The EPA and governmental organizations make a farce of stomping down this type of action, usually their pockets are lined with bucks, too. One such idea to balance this is the Cap & Trade System. The idea is totally new to me so I can’t write much on it, but essentially it allows those who produce a ton of Carbon into the atmosphere to pay people, essentially trading with them, who are sinking carbon back into the earth from the atmosphere.
What a Forest Does
Forests, of course, through the incredible respiration of trees, naturally act as carbon sinks. This is now scientifically documented at what rate this process happens and a large corporation, that has scientifically deduced the rate at which they are releasing carbon, can invest in a long term trade with a forest to balance out their negative effect.
Our friend has engaged the aforementioned forest in such a Cap & Trade deal, which will last for about 125 years. It is this role which we are talking with him about managing.
Could someone you don’t know right now be an ancestor to you?
The fact that this person, who we’ve only known for about 3 years, has worked for the past 25 years setting this up and devising a way to make a sustainable business in our local area – for someone who will come after him! Is incredible. He has essentially worked with the next 7 generations in mind not knowing who would take the work on for him!

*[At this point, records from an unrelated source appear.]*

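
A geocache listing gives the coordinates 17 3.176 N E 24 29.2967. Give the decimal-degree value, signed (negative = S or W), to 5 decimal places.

φ: 17 + 3.176/60 = 17.052933
N ⇒ keep positive
Longitude: 29.2967′ = 0.488278°; total 24.488278
E → positive

17.05293, 24.48828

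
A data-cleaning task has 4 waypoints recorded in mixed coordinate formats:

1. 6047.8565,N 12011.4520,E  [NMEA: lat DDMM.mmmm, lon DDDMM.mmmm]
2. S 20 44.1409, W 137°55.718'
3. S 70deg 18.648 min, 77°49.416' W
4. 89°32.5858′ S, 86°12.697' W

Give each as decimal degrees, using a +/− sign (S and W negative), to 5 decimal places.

Point 1:
  Latitude: split at 2 digits → 60° and 47.8565′; 60 + 47.8565/60 = 60.797608
  N → positive
  Longitude: split at 3 digits → 120° and 11.452′; 120 + 11.452/60 = 120.190867
  E ⇒ keep positive
Point 2:
  Latitude: 44.1409′ = 0.735682°; total 20.735682
  S ⇒ negate
  Lon: 55.718′ = 0.928633°; total 137.928633
  W → negative
Point 3:
  φ: 18.648′ = 0.310800°; total 70.310800
  S → negative
  Lon: 49.416′ = 0.823600°; total 77.823600
  W → negative
Point 4:
  φ: 89 + 32.5858/60 = 89.543097
  S ⇒ negate
  Longitude: 12.697′ = 0.211617°; total 86.211617
  W ⇒ negate

1. 60.79761, 120.19087
2. -20.73568, -137.92863
3. -70.31080, -77.82360
4. -89.54310, -86.21162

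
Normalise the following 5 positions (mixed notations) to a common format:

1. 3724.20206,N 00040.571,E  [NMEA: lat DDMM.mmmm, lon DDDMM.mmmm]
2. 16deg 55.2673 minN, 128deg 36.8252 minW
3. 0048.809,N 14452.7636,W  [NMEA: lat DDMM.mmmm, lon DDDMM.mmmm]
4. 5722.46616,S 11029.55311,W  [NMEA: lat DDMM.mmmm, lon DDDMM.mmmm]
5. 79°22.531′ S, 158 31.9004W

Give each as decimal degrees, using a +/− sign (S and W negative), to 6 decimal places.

Point 1:
  Lat: degrees = first 2 digits = 37, minutes = 24.20206; 37 + 24.20206/60 = 37.4033677
  N → positive
  λ: degrees = first 3 digits = 0, minutes = 40.571; 0 + 40.571/60 = 0.6761833
  E ⇒ keep positive
Point 2:
  Latitude: 55.2673′ = 0.921122°; total 16.9211217
  N → positive
  Lon: 128 + 36.8252/60 = 128.6137533
  hemisphere W, so the sign is −
Point 3:
  Lat: split at 2 digits → 00° and 48.809′; 0 + 48.809/60 = 0.8134833
  N ⇒ keep positive
  Longitude: degrees = first 3 digits = 144, minutes = 52.7636; 144 + 52.7636/60 = 144.8793933
  W → negative
Point 4:
  Lat: split at 2 digits → 57° and 22.46616′; 57 + 22.46616/60 = 57.3744360
  S ⇒ negate
  Lon: degrees = first 3 digits = 110, minutes = 29.55311; 110 + 29.55311/60 = 110.4925518
  W ⇒ negate
Point 5:
  Lat: 22.531′ = 0.375517°; total 79.3755167
  S → negative
  Lon: 31.9004′ = 0.531673°; total 158.5316733
  W ⇒ negate

1. 37.403368, 0.676183
2. 16.921122, -128.613753
3. 0.813483, -144.879393
4. -57.374436, -110.492552
5. -79.375517, -158.531673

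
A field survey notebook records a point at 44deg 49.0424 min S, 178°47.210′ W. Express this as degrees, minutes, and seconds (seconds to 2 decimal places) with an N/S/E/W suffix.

44°49′2.54″ S, 178°47′12.60″ W

Latitude: 49.04240′ → 49′ and 0.04240 × 60 = 2.5440″
Lon: 47.21000′ → 47′ and 0.21000 × 60 = 12.6000″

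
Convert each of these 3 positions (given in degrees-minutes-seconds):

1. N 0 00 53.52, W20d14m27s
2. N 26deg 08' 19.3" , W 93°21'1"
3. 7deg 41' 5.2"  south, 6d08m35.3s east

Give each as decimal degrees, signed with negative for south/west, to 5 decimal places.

1. 0.01487, -20.24083
2. 26.13869, -93.35028
3. -7.68478, 6.14314

Point 1:
  Lat: 0° + 0/60 + 53.52/3600 = 0 + 0.000000 + 0.014867 = 0.014867
  N → positive
  Lon: 20 + 14/60 + 27/3600 = 20.240833
  W → negative
Point 2:
  Latitude: 26 + 8/60 + 19.3/3600 = 26.138694
  N ⇒ keep positive
  Lon: 93° + 21/60 + 1/3600 = 93 + 0.350000 + 0.000278 = 93.350278
  W ⇒ negate
Point 3:
  Latitude: 41′ + 5.2″ = 41.08667′; 7 + 41.08667/60 = 7.684778
  hemisphere S, so the sign is −
  λ: 8′ + 35.3″ = 8.58833′; 6 + 8.58833/60 = 6.143139
  E → positive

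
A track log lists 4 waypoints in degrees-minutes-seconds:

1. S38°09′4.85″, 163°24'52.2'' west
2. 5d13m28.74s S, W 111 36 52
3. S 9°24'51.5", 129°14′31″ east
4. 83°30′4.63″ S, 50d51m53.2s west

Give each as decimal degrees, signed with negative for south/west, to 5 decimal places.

1. -38.15135, -163.41450
2. -5.22465, -111.61444
3. -9.41431, 129.24194
4. -83.50129, -50.86478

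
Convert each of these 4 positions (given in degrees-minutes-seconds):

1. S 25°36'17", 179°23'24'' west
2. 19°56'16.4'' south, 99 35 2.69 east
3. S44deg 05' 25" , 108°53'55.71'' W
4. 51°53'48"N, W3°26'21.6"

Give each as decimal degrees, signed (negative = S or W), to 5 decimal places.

Point 1:
  Lat: 36′ + 17″ = 36.28333′; 25 + 36.28333/60 = 25.604722
  S ⇒ negate
  λ: 179° + 23/60 + 24/3600 = 179 + 0.383333 + 0.006667 = 179.390000
  W ⇒ negate
Point 2:
  φ: 19° + 56/60 + 16.4/3600 = 19 + 0.933333 + 0.004556 = 19.937889
  hemisphere S, so the sign is −
  Longitude: 35′ + 2.69″ = 35.04483′; 99 + 35.04483/60 = 99.584081
  E ⇒ keep positive
Point 3:
  φ: 44° + 5/60 + 25/3600 = 44 + 0.083333 + 0.006944 = 44.090278
  S → negative
  Lon: 53′ + 55.71″ = 53.92850′; 108 + 53.92850/60 = 108.898808
  W → negative
Point 4:
  Lat: 51° + 53/60 + 48/3600 = 51 + 0.883333 + 0.013333 = 51.896667
  N → positive
  λ: 26′ + 21.6″ = 26.36000′; 3 + 26.36000/60 = 3.439333
  hemisphere W, so the sign is −

1. -25.60472, -179.39000
2. -19.93789, 99.58408
3. -44.09028, -108.89881
4. 51.89667, -3.43933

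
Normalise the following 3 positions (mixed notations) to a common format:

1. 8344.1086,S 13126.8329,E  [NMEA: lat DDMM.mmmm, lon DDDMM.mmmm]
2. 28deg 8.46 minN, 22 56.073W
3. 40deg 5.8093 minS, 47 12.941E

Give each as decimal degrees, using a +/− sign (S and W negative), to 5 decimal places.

1. -83.73514, 131.44722
2. 28.14100, -22.93455
3. -40.09682, 47.21568

Point 1:
  φ: degrees = first 2 digits = 83, minutes = 44.1086; 83 + 44.1086/60 = 83.735143
  S ⇒ negate
  Lon: split at 3 digits → 131° and 26.8329′; 131 + 26.8329/60 = 131.447215
  E ⇒ keep positive
Point 2:
  Latitude: 28 + 8.46/60 = 28.141000
  N → positive
  λ: 56.073′ = 0.934550°; total 22.934550
  hemisphere W, so the sign is −
Point 3:
  Latitude: 40 + 5.8093/60 = 40.096822
  hemisphere S, so the sign is −
  λ: 12.941′ = 0.215683°; total 47.215683
  E ⇒ keep positive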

Ini and I aren’t sure if we’ll have kids and while we have 1 niece and 1 nephew at this point in time, there’s no telling if a blood relative will want to pick up and carry on what we’ve created here. Fruit and nut trees will be abundant by the time they’re entering college, but who can say what their dreams will lead them to. We’ve often wondered who will carry on our dreams. Could we, like our friend, be preparing something for someone not even born yet who we’ll meet many years down the road?
If you can complete your dream in your lifetime, you’re not dreaming big enough.
Winona LaDuke recently crowdfunded a hemp farm that will empower Native American youth and in one of her emails she wrote the quote above. It has sat with me ever since. Am I dreaming big enough? Including a vision which propels and energizes the next 7 generations? Am I dreaming something which is viable or healthy for the next 150 years (and not only of humans, but the entire biosphere)?
Am I thinking of water, soil, income streams, food, shelter, and more? Though it may sound like a lot, I really don’t think it is. It is living in alignment with our true nature which is connected to everything. To be out of balance with this nature creates disharmony and though we may reap short term gains and excuse ourselves for trying to survive, how are we influencing the lives of our great great great grandchildren or even the children of a stranger who will show up one day and fit magically into the puzzle we have created.
I think our friend I mentioned above is the first person I have met who has dedicated so much of his life and toiled to create a sustainable job for someone he’s not even sure will come. He does it because it was his promise to the woman who donated the land into a land trust, which is happening more and more nationwide. How do we not only “preserve” these places, but also allow them to bring in salaries based on good livelihood as we talked about yesterday in our “Putting the Eco back Economics” post? Balancing the negative effects of greedy corporations is one such way.